We speak to Andrea Borondy Kitts, Patient Advocate, Rescue Lung Association in the US. 

 

What led you to work in lung cancer?

I’m a retired aerospace engineer, and I decided to become a patient advocate after I lost my husband to lung cancer in 2013. Through my journey as his carer, I realised that the situation for people with lung cancer needed improving. When I started advocating, my prime objectives were to advocate to get lung cancer screening recommended and covered by insurance in the US, raise awareness about the option for lung cancer screening with clinicians and the people at risk, and help people with lung cancer and their carers become empowered and active in their own care. I went back to school and got a Master’s in Public Health (MPH) to help me be a better advocate. I try to provide a bridge between people with lung cancer, clinicians and researchers.

 

What does an average day look like for you?

I get up to watch the sun rise, and I work out every morning. This helps me start my day on a positive note. I work virtually and have a diverse portfolio of activities and committees I’m involved with, so every day is a little different for me.

I participate on lung cancer screening grants as a patient advisor as well as serving on a number of different boards and committees. I’m also an associate editor for the Journal of the American College of Radiology and a board member for the Rescue Lung Society.

Like many people, I start my working day by going through my emails. I usually have one or more virtual meetings, and I attend educational webinars on lung cancer and screening. I subscribe to an eclectic array of newsletters, and I often find relevant information on lung cancer that is not widely disseminated, so I ensure I post about lung cancer on Twitter and Facebook every day.

I’m on several lung cancer-specific committees, including the IASLC Screening and Early Detection subcommittee, the National Lung Cancer Roundtable Policy Action Task Group, and the American College of Radiology Lung Cancer Screening Steering Committee.

I am on various non-lung cancer committees, and I’m the COO of a start-up company developing an individual health platform to help people manage their health and healthcare.

 

Regarding lung cancer screening in the US, what is working well and what could be improved?

The US was one of the first locations to implement lung cancer screening, which has been recommended and covered by insurance nationally since early 2015. In 2021, the eligibility criteria were expanded to include more individuals at risk, especially Black Americans and women. The original criteria did not accurately identify the risk level in these populations, which led to disparities.

Unfortunately, uptake for lung cancer screening has been dismal. Nationally, less than 6% of those eligible are in a screening programme. It varies by state: the highest uptake, at 16%, is in Massachusetts, and the lowest uptake, at 1%, is in California. We also need to focus on adherence in the US, as less than 60% of those screened return for their next annual CT.

 

What motivated you to join the Lung Cancer Policy Network?

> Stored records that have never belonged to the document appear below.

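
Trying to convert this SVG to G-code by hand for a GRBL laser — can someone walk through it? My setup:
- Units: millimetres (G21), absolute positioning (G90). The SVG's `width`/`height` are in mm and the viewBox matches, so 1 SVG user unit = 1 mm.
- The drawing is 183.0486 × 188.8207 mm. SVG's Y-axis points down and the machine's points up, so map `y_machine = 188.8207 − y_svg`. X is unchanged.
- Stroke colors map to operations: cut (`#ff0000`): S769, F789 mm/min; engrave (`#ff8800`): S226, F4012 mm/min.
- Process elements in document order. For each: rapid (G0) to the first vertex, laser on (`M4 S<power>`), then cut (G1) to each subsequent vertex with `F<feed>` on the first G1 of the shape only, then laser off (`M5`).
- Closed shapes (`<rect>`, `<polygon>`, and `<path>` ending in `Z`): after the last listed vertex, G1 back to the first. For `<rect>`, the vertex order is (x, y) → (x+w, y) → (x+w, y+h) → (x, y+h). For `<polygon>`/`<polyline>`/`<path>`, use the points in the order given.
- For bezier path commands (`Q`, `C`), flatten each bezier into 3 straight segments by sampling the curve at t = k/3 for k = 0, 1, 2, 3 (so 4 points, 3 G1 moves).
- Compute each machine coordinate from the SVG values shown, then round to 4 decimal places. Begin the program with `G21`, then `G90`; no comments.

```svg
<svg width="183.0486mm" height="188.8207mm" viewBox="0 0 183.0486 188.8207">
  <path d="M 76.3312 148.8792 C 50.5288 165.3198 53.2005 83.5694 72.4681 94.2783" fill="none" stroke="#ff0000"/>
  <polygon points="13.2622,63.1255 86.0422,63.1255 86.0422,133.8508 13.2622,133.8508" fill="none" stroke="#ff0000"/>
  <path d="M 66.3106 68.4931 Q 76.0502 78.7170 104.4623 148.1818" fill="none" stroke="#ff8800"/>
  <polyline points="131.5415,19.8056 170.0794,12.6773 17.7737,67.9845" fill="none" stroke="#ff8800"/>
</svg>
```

G21
G90
G0 X76.3312 Y39.9415
M4 S769
G1 X59.5802 Y49.1701 F789
G1 X59.1724 Y81.4927
G1 X72.4681 Y94.5424
M5
G0 X13.2622 Y125.6952
M4 S769
G1 X86.0422 Y125.6952 F789
G1 X86.0422 Y54.9699
G1 X13.2622 Y54.9699
G1 X13.2622 Y125.6952
M5
G0 X66.3106 Y120.3276
M4 S226
G1 X74.8784 Y106.9293 F4012
G1 X87.5956 Y80.3664
G1 X104.4623 Y40.6389
M5
G0 X131.5415 Y169.0151
M4 S226
G1 X170.0794 Y176.1434 F4012
G1 X17.7737 Y120.8362
M5

viewBox `0 0 183.0486 188.8207` with mm width/height → 1 unit = 1 mm. Flip: y_m = 188.8207 − y_svg.

**Shape 1** — `<path>` cubic bezier, stroke `#ff0000` → cut (S769, F789). Control points (SVG): P0=(76.3312,148.8792), P1=(50.5288,165.3198), P2=(53.2005,83.5694), P3=(72.4681,94.2783); sampled at t=k/3. Machine vertices: (76.3312,39.9415) → (59.5802,49.1701) → (59.1724,81.4927) → (72.4681,94.5424). Open path.

**Shape 2** — `<polygon>` rectangle, stroke `#ff0000` → cut (S769, F789). Machine vertices: (13.2622,125.6952) → (86.0422,125.6952) → (86.0422,54.9699) → (13.2622,54.9699) → (13.2622,125.6952). Closed: final G1 returns to the first vertex.

**Shape 3** — `<path>` quadratic bezier, stroke `#ff8800` → engrave (S226, F4012). Control points (SVG): P0=(66.3106,68.4931), P1=(76.0502,78.7170), P2=(104.4623,148.1818); sampled at t=k/3. Machine vertices: (66.3106,120.3276) → (74.8784,106.9293) → (87.5956,80.3664) → (104.4623,40.6389). Open path.

**Shape 4** — `<polyline>` open polyline, stroke `#ff8800` → engrave (S226, F4012). Machine vertices: (131.5415,169.0151) → (170.0794,176.1434) → (17.7737,120.8362). Open path.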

Although I’m in the US, I travel a lot, and I’ve always advocated for lung cancer screening in other countries. The Lung Cancer Policy Network provides an opportunity for everyone to work together to help reduce the burden of lung cancer globally, starting with screening. It’s important to share lessons learned and to help others implement effective, high-quality screening programmes.

 

What would you like to see from the Network as it develops?

It would be great if the Network could provide a space where members can share their guidance and expertise with those starting in lung cancer screening implementation.

 

What changes would you like to see in lung cancer care on a global level?

I want there to be equitable access to screening and to lung cancer treatments across the globe. I want everyone diagnosed with lung cancer to have a tumour molecular profile test to ensure they have the best treatment options from the start. I would also like to see us working towards determining the risk factors for lung cancer in people who have never smoked; 20% of lung cancers diagnosed in the US and more than 50% in some Asian populations are in people who have never smoked.

 

What do you think is the most interesting or exciting research finding in recent years?

Obviously, early detection of lung cancer with low-dose CT is at the top of my list. From the treatment side, it’s immunotherapy and the continued discoveries in tumour mutations and targeted treatments. When I first became aware of lung cancer, there were roughly 11 mutations that had been identified, although only two (EGFR and ALK) had FDA-approved treatments, while around 50% of mutations were unknown. Now, approximately 90% of lung cancer mutations have been identified.

 

Outside of work, what do you spend your time doing?

I like to watch sunrise, and I work out every day. My partner lives in Canada, so we split our time between Canada and Florida. When I’m in Florida, I go to the beach every day.

I also like to read, although I only have time to read journal articles. I do listen to audiobooks as I’m going to sleep, but it’s slow because I usually fall asleep in the first five minutes, so I have to rewind a lot.

 

The Lung Cancer Policy Network brings together a unique mix of experts in lung cancer from around the world, united in their passion to eliminate lung cancer as a cause of death.

We regularly share profiles of our members so that you can find out more about what led them to work in lung cancer and what changes they would like to see in lung cancer prevention and care on a global level.